The vagaries of the great British summer are uncertain enough without a deadly pandemic and lockdown thrown into the mix.
Health Secretary Matt Hancock has revealed that, while there is still 'a lot of uncertainty' about booking holidays at home or abroad, he has already booked his own summer break in Cornwall.
Frankly, if I wasn’t already put off the idea of a summer break in Blighty, the prospect of bumping into Matt Hancock and his knobbly white knees while paddling in the chilly Atlantic surf was the final nail in that coffin.
I have the most wonderful childhood memories of holidays in the golden age before foreign package holidays were even a glint in Michael O’Leary’s eye. Two weeks every August spent at the Cornish seaside, self-catering (of course), eating damp corned beef sandwiches on a pebbly beach and freezing in lumpy beds at night.

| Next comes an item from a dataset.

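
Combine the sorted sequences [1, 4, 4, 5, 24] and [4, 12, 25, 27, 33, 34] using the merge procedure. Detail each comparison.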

My husband still looks wistful whenever he talks about his childhood holidays in a caravan in North Wales. Periodically, he will suggest we re-live the experience. Periodically, I suggest we get divorced.
Because childhood memories are exactly what they should remain.
The much-vaunted summer 'staycation' is now the oh-so-fashionable 'must have' for the well-heeled Metropolitan classes. Indeed, so desperate are we to make our peace with not going abroad this summer that the Greater Yarmouth tourism board has rebranded its coastline as 'the Norfolk Riviera'.
Travelling abroad was once a luxury only the very rich could afford. As soon as the world was opened up to everyone, with cheap trips to the beach for a few hundred quid, foreign holidays became somewhat infra dig. After all, what sort of ghastly proletarian wants to have to layer on sun cream rather than layer on jumpers and waterproofs while on vacation?
Well, this prole does.
I love my country, but I live in it for 46 weeks of the year, so is it really so terrible to admit that, when I go on holiday, I want to spend a few weeks somewhere — anywhere — else?
This is a green and pleasant land but one of the main reasons it’s green is because it rains a lot of the time (see also: tropical rainforests) and I’m afraid the 'pleasant' thing doesn’t really make up for the dreary grey skies, cold windswept beaches, chintzy hotels, terrible service and even worse food on offer in most of our resorts.
The realities of a British summer holiday just don't live up to the fantasy. It fundamentally comes down to the weather. A bucket and spade holiday is far more fun when it's not bucketing down.
It’s not just about the weather though. I love my fellow countrymen and women but I'm also quite happy to escape from them (and they from me) for a few weeks to enjoy the pleasant hubbub of French, Italian or Spanish voices in a busy restaurant or bar.
Then there’s the small matter of cost. Unless you're in a static caravan (shoot me now) or a cheap B&B, any half decent hotel or rented house in a picturesque holiday destination at home will cost you infinitely more than a cheap package deal overseas.
Which is why, of course, the glamorous sophisticates of London enjoy waxing lyrical about their oh-so-basic little million-pound hideaway on the coast.
The last time my family and I had a holiday in Britain, we packed up the car for a five hour journey to spend a week in a self-catering cottage in Cornwall (the same time it takes to the South of France, I helpfully pointed out at least once an hour). After a few nights sleeping in every item of clothing we'd brought to stave off the damp and the cold, we declared defeat and we headed back home to the joys of a king size bed and central heating.
No, the great British staycation is not for me. When it comes to this summer’s holiday, I’ll take my chances on a Covid flight to the sun — and a cast-iron guarantee that I will be spared the sight of Matt Hancock in his Speedos.